Take some time and do some research on this drug. Here's a link to get you started http://http://www.merck.com/mmpe/print/lexicomp/hydromorphone.html

I never refused to push the Dilaudid (even if I did not agree with it and even the dr. didn't deep down, but the patient just wanted it so bad and the chaos that pts addicted to Dilaudid can make in an ER is just something else...so I do not blame the docs and I am not judging the pts pain either) and my point is...I had patients that just came to the ER saying that they take Dilaudid and they need some...just as plain as this and the tired doctor just gave it to them, so we can open up the ER for the real patients (yes, I said "real patients"), that needed help so bad (head bleeds, trauma, PE's etc. you name it). Everybody talks here how it is unfair to keep a patient from getting pain medication and that we can not judge someone else's pain...blah...blah...blah...but the reality is, when you see a patient who's whole life revolves around getting the next dose, you have to say something that might snap them out of the Dilaudid seeking madness. And again, please don't confuse the seekers with the patients that have trauma, cancer, fractures etc.

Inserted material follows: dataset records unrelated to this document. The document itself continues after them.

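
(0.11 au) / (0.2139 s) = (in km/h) 2.77e+11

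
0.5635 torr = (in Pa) 75.13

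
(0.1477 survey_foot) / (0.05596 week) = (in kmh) 4.789e-06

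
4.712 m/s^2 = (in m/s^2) 4.712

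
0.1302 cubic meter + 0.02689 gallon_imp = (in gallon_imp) 28.67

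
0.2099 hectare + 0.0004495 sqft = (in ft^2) 2.259e+04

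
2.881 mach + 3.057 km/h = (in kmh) 3535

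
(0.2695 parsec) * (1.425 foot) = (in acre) 8.925e+11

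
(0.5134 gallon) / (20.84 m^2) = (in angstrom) 9.325e+05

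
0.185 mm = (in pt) 0.5244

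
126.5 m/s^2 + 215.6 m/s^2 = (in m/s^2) 342.1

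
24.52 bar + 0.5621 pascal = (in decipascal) 2.452e+07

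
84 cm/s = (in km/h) 3.024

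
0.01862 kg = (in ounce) 0.6568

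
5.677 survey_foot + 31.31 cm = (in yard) 2.235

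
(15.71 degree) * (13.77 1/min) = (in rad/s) 0.06293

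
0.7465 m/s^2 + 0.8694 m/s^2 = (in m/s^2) 1.616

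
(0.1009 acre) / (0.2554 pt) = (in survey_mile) 2816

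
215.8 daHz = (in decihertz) 2.158e+04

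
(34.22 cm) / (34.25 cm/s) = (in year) 3.168e-08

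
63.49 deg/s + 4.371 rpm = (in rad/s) 1.566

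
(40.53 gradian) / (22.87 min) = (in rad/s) 0.000464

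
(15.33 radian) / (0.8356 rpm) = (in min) 2.92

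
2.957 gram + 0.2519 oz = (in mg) 1.01e+04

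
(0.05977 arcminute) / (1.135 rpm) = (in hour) 4.063e-08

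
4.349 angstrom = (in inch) 1.712e-08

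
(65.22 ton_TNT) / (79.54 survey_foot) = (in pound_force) 2.53e+09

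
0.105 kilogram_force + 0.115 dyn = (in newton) 1.03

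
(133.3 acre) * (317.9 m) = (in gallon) 4.53e+10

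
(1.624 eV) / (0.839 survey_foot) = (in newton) 1.017e-18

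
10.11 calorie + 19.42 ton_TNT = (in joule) 8.125e+10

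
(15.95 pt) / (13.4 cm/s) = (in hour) 1.166e-05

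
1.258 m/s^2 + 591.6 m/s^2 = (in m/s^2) 592.9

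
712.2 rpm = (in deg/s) 4273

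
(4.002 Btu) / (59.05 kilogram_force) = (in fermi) 7.291e+15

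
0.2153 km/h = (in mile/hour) 0.1338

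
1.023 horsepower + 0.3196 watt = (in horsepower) 1.023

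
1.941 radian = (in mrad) 1941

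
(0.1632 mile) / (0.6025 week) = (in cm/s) 0.07208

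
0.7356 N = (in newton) 0.7356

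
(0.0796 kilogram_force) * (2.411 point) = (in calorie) 0.0001587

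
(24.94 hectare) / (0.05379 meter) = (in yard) 5.071e+06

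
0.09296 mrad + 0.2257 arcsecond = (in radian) 9.405e-05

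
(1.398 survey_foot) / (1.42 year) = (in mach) 2.795e-11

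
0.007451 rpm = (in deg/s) 0.04471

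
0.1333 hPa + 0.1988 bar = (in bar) 0.1989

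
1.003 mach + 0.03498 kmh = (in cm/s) 3.415e+04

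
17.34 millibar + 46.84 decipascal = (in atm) 0.01716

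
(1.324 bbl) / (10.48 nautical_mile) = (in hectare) 1.085e-09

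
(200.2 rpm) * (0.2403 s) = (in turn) 0.8018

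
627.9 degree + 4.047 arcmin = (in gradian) 697.7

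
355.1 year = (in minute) 1.866e+08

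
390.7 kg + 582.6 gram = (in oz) 1.38e+04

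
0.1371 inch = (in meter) 0.003482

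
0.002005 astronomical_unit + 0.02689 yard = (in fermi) 2.999e+23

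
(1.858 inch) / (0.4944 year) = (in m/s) 3.027e-09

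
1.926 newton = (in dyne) 1.926e+05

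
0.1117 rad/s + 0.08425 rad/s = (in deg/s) 11.23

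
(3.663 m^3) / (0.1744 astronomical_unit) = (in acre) 3.469e-14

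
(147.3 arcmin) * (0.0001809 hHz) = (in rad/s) 0.0007751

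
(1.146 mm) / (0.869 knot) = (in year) 8.129e-11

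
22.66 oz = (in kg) 0.6424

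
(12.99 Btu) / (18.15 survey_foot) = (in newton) 2477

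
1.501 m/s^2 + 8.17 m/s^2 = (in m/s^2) 9.671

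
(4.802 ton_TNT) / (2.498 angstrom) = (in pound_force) 1.808e+19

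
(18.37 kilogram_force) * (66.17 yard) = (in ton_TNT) 2.605e-06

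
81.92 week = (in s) 4.955e+07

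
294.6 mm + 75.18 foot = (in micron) 2.321e+07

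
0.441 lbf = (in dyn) 1.962e+05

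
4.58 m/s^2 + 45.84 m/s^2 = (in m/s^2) 50.42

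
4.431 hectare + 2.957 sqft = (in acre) 10.95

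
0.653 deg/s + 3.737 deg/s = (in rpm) 0.7317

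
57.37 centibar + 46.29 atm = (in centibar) 4748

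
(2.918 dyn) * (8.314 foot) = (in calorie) 1.767e-05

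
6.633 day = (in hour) 159.2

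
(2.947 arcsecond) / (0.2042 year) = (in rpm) 2.119e-11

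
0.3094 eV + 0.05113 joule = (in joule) 0.05113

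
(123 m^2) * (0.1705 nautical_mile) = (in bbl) 2.443e+05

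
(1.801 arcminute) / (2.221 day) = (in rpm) 2.607e-08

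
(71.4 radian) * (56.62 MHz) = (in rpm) 3.86e+10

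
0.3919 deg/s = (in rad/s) 0.00684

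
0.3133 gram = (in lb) 0.0006907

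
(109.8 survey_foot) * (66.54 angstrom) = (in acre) 5.503e-11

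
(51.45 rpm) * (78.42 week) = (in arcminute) 8.785e+11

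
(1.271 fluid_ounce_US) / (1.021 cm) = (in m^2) 0.003681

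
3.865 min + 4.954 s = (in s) 236.9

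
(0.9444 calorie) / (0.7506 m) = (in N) 5.264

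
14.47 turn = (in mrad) 9.092e+04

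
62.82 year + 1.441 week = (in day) 2.294e+04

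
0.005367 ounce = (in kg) 0.0001522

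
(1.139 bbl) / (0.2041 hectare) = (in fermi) 8.872e+10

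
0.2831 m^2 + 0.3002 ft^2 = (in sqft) 3.347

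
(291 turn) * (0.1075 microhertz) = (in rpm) 0.001877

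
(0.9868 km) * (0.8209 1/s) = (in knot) 1575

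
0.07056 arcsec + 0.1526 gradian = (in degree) 0.1374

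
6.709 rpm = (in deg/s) 40.25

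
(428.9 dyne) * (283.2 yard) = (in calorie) 0.2655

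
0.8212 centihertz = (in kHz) 8.212e-06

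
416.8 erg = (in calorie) 9.962e-06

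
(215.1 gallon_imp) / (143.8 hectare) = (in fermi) 6.8e+08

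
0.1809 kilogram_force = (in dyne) 1.774e+05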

Dilaudid seekers need a good dry out in a mental facility, so they can become regular people again, contributors to society (none of my Dilaudid seekers were working adults), enjoy their life and stop making their families life MISERABLE with their disease that's curable. And when they are too much deep into their didease to realize that their behaviour is distructive, who the hell is suppose to pay to their attention that they have an addiction problem, who else than us, the health care providers? So let's be honest and just say that we are burned out of trying to make them realize that they need help...it is not that we don't want to give it to them or whatever. I will continue to say something when I consider necessary. That is what I chose to do.

emtb2rn, BSN, RN, EMT-B

Specializes in Emergency. Has 21 years experience.

pt: "Can you push it fast? The last nurse did"

me: "No."

Let me make another point.....Every patient that I admit to my floor I have to ask them if they are a smoker. It they say yes I am required to give them a smoking cessation packet. Smoking is an addiction....smoking kills and it is hard to quit.

So why am I trying to change a patients smoking behavior by addressing this addiction problem but when it comes to narcotic and prescription drug addiction no one wants to talk about it. It is not "politically correct" to inquire about a patient's drug use?

Drug addiction causes tons of other medical conditions and affects not just the drug addict but everyone around the addict.

We may not be able to change the behavior of the drug seeker but we can stop giving them the high that they want. In my research on Dilaudid I came across an article that said Dilaudid produced the same feelings as shooting up with heroin.

Yeah.....that's what I went to nursing school for....I am now your legal drug pimp!!! Just call me Nurse FeelGood.